I also hung two red shelves from a wild and crazy Saturday night trip to the Container Store after a delicious dinner from Cookout that involved a party-in-my-mouth Banana Fudge Milkshake. Cookout, as a North Carolina piedmont product myself, I’ll be happy to be your pitchman. I have a snazzy vernacular and have an equal affinity as you do for having corndogs considered as side items to any meal. My wife also surprised me with another house warming gift with a silver-framed Captain America blue silhouette painting that fit well in that area.

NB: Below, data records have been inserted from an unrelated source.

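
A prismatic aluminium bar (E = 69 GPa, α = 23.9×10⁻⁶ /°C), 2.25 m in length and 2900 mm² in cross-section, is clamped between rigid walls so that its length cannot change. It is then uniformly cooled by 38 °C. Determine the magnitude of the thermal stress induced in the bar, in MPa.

With length fixed, the mechanical strain must cancel the thermal strain αΔT = 23.9×10⁻⁶ × 38 = 908.2×10⁻⁶.
σ = EαΔT = 69×10³ × 23.9×10⁻⁶ × 38 = 62.67 MPa (tensile; the bar is trying to contract).

σ ≈ 62.7 MPa (tensile)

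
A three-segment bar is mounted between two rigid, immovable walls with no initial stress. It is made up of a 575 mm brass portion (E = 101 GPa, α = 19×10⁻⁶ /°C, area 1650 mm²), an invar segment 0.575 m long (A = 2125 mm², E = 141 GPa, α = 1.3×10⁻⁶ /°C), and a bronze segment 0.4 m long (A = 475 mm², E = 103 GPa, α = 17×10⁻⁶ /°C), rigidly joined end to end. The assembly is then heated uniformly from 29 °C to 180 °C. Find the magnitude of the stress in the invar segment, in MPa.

If the supports were absent, the total length change would be Σ αᵢΔT Lᵢ = 19×10⁻⁶×151×575 + 1.3×10⁻⁶×151×575 + 17×10⁻⁶×151×400 = 2.789 mm.
The walls prevent any net length change, so an axial force P (same in every segment) develops. Compatibility: P · Σ Lᵢ/(AᵢEᵢ) = δ_free.
The series flexibility is Σ Lᵢ/(AᵢEᵢ) = 575/(1650×101×10³) + 575/(2125×141×10³) + 400/(475×103×10³) = 1.355×10⁻⁵ mm/N.
Hence P = δ_free / Σ(L/AE) = 2.789/1.355×10⁻⁵ = 205.9 kN (compressive).
σ_{invar} = P / A = 205900 / 2125 = 96.91 MPa.

σ ≈ 96.9 MPa (compressive)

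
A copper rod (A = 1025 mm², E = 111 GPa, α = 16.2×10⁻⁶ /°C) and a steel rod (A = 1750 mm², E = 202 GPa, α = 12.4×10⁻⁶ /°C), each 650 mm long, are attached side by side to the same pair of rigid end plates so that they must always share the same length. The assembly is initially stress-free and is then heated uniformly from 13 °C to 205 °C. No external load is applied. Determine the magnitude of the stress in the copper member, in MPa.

Equilibrium of a rigid end plate with no external load gives equal and opposite internal forces ±P in the two members. Since α_{copper} > α_{steel}, heating drives the copper into compression and the steel into tension.
Compatibility of the two members (thermal + elastic change equal): (α₁ − α₂)ΔT = P·[1/(A₁E₁) + 1/(A₂E₂)].
|α₁ − α₂|·ΔT = 3.8×10⁻⁶ × 192 = 0.0007296.
1/(A₁E₁) + 1/(A₂E₂) = 1/(1025×111×10³) + 1/(1750×202×10³) = 1.162×10⁻⁸ N⁻¹.
So P = 0.0007296 / 1.162×10⁻⁸ = 62.8 kN.
σ_{copper} = P/A₁ = 62800/1025 = 61.27 MPa, compressive.

σ ≈ 61.3 MPa (compressive)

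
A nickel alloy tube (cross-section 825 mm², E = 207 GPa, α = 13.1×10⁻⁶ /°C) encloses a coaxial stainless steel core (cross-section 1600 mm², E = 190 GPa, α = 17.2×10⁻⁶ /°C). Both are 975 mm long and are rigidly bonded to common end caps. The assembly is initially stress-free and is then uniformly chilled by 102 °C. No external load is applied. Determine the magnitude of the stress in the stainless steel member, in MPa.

The stainless steel has the larger α, so on cooling it would change length more than the nickel alloy if both were free. The rigid plates force a common final length, so the stainless steel is put into tension and the nickel alloy into compression, with equal and opposite forces P (no external load).
Setting the final lengths equal and cancelling L: (α₁ − α₂)ΔT = P/(A₁E₁) + P/(A₂E₂).
|α₁ − α₂|·ΔT = 4.1×10⁻⁶ × 102 = 0.0004182.
1/(A₁E₁) + 1/(A₂E₂) = 1/(825×207×10³) + 1/(1600×190×10³) = 9.145×10⁻⁹ N⁻¹.
P = 0.0004182 / 9.145×10⁻⁹ = 45730 N = 45.73 kN.
σ_{stainless steel} = P/A₂ = 45730/1600 = 28.58 MPa, tensile.

σ ≈ 28.6 MPa (tensile)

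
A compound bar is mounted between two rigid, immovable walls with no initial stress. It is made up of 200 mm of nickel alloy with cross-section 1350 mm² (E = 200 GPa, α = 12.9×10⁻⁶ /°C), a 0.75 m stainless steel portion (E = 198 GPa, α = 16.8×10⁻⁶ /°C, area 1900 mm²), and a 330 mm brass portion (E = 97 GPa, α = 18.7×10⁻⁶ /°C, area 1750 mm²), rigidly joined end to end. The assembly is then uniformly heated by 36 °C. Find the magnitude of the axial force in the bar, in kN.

P ≈ 164 kN (compressive)

If the supports were absent, the total length change would be Σ αᵢΔT Lᵢ = 12.9×10⁻⁶×36×200 + 16.8×10⁻⁶×36×750 + 18.7×10⁻⁶×36×330 = 0.7686 mm.
The rigid supports impose zero overall length change; the single axial force P common to all segments must satisfy P Σ Lᵢ/(AᵢEᵢ) = δ_free.
Σ Lᵢ/(AᵢEᵢ) = 200/(1350×200×10³) + 750/(1900×198×10³) + 330/(1750×97×10³) = 4.678×10⁻⁶ mm/N.
P = 0.7686 / 4.678×10⁻⁶ = 164300 N = 164.3 kN, compressive.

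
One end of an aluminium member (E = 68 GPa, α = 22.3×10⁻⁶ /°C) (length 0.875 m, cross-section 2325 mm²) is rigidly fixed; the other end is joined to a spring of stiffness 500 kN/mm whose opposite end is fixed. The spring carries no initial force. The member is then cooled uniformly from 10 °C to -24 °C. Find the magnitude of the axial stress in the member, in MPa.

σ ≈ 37.9 MPa (tensile)

The unrestrained thermal change is αΔT L = 22.3×10⁻⁶ × 34 × 875 = 0.6634 mm.
Let P be the tensile force in the spring. The member extends elastically by PL/(AE) and the spring stretches by P/k; together these equal δ_free.
So P = δ_free / [L/(AE) + 1/k] = 0.6634 / [ 875/(2325×68×10³) + 1/(500×10³) ].
P = 0.6634 / 7.534×10⁻⁶ = 88050 N.
σ = P/A = 88050/2325 = 37.87 MPa.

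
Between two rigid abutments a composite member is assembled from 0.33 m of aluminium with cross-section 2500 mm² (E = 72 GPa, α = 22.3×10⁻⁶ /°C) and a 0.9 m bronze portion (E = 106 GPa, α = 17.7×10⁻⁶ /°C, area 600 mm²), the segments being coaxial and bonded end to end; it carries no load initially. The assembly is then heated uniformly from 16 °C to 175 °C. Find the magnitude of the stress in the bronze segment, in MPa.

If the supports were absent, the total length change would be Σ αᵢΔT Lᵢ = 22.3×10⁻⁶×159×330 + 17.7×10⁻⁶×159×900 = 3.703 mm.
Since the ends are fixed, an axial force P builds up, equal in every segment, with P · Σ Lᵢ/(AᵢEᵢ) = δ_free.
The series flexibility is Σ Lᵢ/(AᵢEᵢ) = 330/(2500×72×10³) + 900/(600×106×10³) = 1.598×10⁻⁵ mm/N.
So P = 3.703 / 1.598×10⁻⁵ = 231.7 kN, compressive.
σ_{bronze} = P / A = 231700 / 600 = 386.1 MPa.

σ ≈ 386 MPa (compressive)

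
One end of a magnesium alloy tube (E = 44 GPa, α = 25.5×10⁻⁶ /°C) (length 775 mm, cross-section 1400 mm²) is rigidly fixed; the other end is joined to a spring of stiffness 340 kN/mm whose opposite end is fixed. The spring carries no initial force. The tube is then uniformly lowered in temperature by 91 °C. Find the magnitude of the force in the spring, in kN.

P ≈ 116 kN

Free thermal contraction: δ_free = αΔT L = 25.5×10⁻⁶ × 91 × 775 = 1.798 mm.
Let P be the tensile force in the spring. The tube extends elastically by PL/(AE) and the spring stretches by P/k; together these equal δ_free.
P [ L/(AE) + 1/k ] = δ_free → P [ 775/(1400×44×10³) + 1/(340×10³) ] = 1.798.
P = 1.798 / 1.552×10⁻⁵ = 115900 N.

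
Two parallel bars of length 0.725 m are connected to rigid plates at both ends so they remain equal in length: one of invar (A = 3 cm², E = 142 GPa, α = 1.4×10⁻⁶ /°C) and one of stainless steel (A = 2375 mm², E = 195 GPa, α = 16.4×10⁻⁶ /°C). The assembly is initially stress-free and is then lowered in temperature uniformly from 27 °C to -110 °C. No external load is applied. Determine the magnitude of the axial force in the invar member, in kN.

P ≈ 80.2 kN (compressive in the invar)

Equilibrium of a rigid end plate with no external load gives equal and opposite internal forces ±P in the two members. Since α_{stainless steel} > α_{invar}, cooling drives the stainless steel into tension and the invar into compression.
Equating the net (thermal + elastic) strains gives |α₁ − α₂|·ΔT = P·[1/(A₁E₁) + 1/(A₂E₂)].
|α₁ − α₂|·ΔT = 15×10⁻⁶ × 137 = 0.002055.
1/(A₁E₁) + 1/(A₂E₂) = 1/(300×142×10³) + 1/(2375×195×10³) = 2.563×10⁻⁸ N⁻¹.
P = 0.002055 / 2.563×10⁻⁸ = 80170 N = 80.17 kN.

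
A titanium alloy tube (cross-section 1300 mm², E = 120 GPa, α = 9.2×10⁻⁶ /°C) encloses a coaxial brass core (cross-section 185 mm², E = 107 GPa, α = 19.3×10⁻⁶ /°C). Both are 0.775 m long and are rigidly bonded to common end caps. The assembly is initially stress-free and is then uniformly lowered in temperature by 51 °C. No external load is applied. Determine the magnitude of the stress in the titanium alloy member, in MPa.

σ ≈ 6.96 MPa (compressive)

Equilibrium of a rigid end plate with no external load gives equal and opposite internal forces ±P in the two members. Since α_{brass} > α_{titanium alloy}, cooling drives the brass into tension and the titanium alloy into compression.
Equating the net (thermal + elastic) strains gives |α₁ − α₂|·ΔT = P·[1/(A₁E₁) + 1/(A₂E₂)].
|α₁ − α₂|·ΔT = 10.1×10⁻⁶ × 51 = 0.0005151.
1/(A₁E₁) + 1/(A₂E₂) = 1/(1300×120×10³) + 1/(185×107×10³) = 5.693×10⁻⁸ N⁻¹.
P = 0.0005151 / 5.693×10⁻⁸ = 9048 N = 9.048 kN.
σ_{titanium alloy} = P/A₁ = 9048/1300 = 6.96 MPa, compressive.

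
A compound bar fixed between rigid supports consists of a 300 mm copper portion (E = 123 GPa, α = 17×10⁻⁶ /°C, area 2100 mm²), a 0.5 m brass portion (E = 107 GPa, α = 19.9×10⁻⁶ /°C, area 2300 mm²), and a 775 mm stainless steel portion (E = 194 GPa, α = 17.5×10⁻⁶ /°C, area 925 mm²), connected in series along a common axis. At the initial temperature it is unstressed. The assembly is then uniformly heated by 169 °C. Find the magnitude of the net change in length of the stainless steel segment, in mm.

With the walls removed the bar would change length by δ_free = Σ αᵢΔT Lᵢ = 17×10⁻⁶×169×300 + 19.9×10⁻⁶×169×500 + 17.5×10⁻⁶×169×775 = 4.836 mm.
The walls prevent any net length change, so an axial force P (same in every segment) develops. Compatibility: P · Σ Lᵢ/(AᵢEᵢ) = δ_free.
Σ Lᵢ/(AᵢEᵢ) = 300/(2100×123×10³) + 500/(2300×107×10³) + 775/(925×194×10³) = 7.512×10⁻⁶ mm/N.
P = 4.836 / 7.512×10⁻⁶ = 643700 N = 643.7 kN, compressive.
For the stainless steel segment, free thermal change = 17.5×10⁻⁶×169×775 = 2.292 mm and elastic change from P = 643700×775/(925×194×10³) = 2.78 mm; these oppose, so the net change is 0.488 mm (segment shortens).

|ΔL| ≈ 0.488 mm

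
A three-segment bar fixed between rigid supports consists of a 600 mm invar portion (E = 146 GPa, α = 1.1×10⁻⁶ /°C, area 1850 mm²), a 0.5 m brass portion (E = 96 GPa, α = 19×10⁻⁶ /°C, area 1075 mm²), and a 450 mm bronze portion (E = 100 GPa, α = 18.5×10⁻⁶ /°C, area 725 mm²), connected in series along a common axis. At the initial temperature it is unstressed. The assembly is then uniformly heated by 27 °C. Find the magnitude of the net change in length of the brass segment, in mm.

If the supports were absent, the total length change would be Σ αᵢΔT Lᵢ = 1.1×10⁻⁶×27×600 + 19×10⁻⁶×27×500 + 18.5×10⁻⁶×27×450 = 0.4991 mm.
The rigid supports impose zero overall length change; the single axial force P common to all segments must satisfy P Σ Lᵢ/(AᵢEᵢ) = δ_free.
Σ Lᵢ/(AᵢEᵢ) = 600/(1850×146×10³) + 500/(1075×96×10³) + 450/(725×100×10³) = 1.327×10⁻⁵ mm/N.
Hence P = δ_free / Σ(L/AE) = 0.4991/1.327×10⁻⁵ = 37.6 kN (compressive).
For the brass segment, free thermal change = 19×10⁻⁶×27×500 = 0.2565 mm and elastic change from P = 37600×500/(1075×96×10³) = 0.1822 mm; these oppose, so the net change is 0.0743 mm (segment lengthens).

|ΔL| ≈ 0.0743 mm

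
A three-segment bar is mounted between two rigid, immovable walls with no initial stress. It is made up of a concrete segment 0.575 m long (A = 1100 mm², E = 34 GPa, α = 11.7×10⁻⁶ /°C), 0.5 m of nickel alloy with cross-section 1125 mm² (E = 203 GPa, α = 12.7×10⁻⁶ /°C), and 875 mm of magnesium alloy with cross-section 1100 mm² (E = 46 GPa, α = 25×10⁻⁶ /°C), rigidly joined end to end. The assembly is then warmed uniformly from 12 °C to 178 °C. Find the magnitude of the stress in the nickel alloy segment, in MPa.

σ ≈ 148 MPa (compressive)

If the supports were absent, the total length change would be Σ αᵢΔT Lᵢ = 11.7×10⁻⁶×166×575 + 12.7×10⁻⁶×166×500 + 25×10⁻⁶×166×875 = 5.802 mm.
The walls prevent any net length change, so an axial force P (same in every segment) develops. Compatibility: P · Σ Lᵢ/(AᵢEᵢ) = δ_free.
The series flexibility is Σ Lᵢ/(AᵢEᵢ) = 575/(1100×34×10³) + 500/(1125×203×10³) + 875/(1100×46×10³) = 3.486×10⁻⁵ mm/N.
P = 5.802 / 3.486×10⁻⁵ = 166500 N = 166.5 kN, compressive.
σ_{nickel alloy} = P / A = 166500 / 1125 = 148 MPa.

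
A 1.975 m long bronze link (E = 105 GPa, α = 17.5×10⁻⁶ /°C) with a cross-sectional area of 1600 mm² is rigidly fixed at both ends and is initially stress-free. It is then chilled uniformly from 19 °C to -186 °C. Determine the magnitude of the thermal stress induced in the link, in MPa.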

To the right of the desk, under Robyn’s recommendation, I stacked two Ikea Lack side tables in glossy red in order to have a place for my printer as well as an area for work related documents, including a nifty tool box. I ran two Ikea table tops over chrome legs and added in a tractor seat chair from Amazon to tie back in my memories of riding on my dad’s Allis-Chalmers tractor across our pasture into the mix. I ran picture wire along the workspace so I could add in motivational quotes from the only role model I’ve ever really wanted in life, Captain America.

 

A few weeks later, in Target, my wife stumbled upon a clearance full scale replica of Captain America’s shield that was hung less than 12 hours later over the perfect spot above my computer. I married a woman who knows how to perfectly hang a shield in under two minutes.

 

Along the hallway, I built a bookcase from Wayfair that was made of…cardboard?! I loaded it up with some graphic novels and well some of my reference books for work and placed it underneath a Captain America picture I picked up at Kirkland’s a few years ago and had never used it before. These were the finishing touches that completed the space.

 

While it seems that it was my desire to shape this area, it actually wasn’t designed. To quote Elvis Presley, “It’s not coming from me, it’s coming through me…I just happen to have the best seat in the house”. Given how these things created my identity: the South, manual labor on a farm and in industry, a red, white, and blue clad man that represents the ideals of freedom, individualism and integrity, I let these things shape this room as they had shaped me.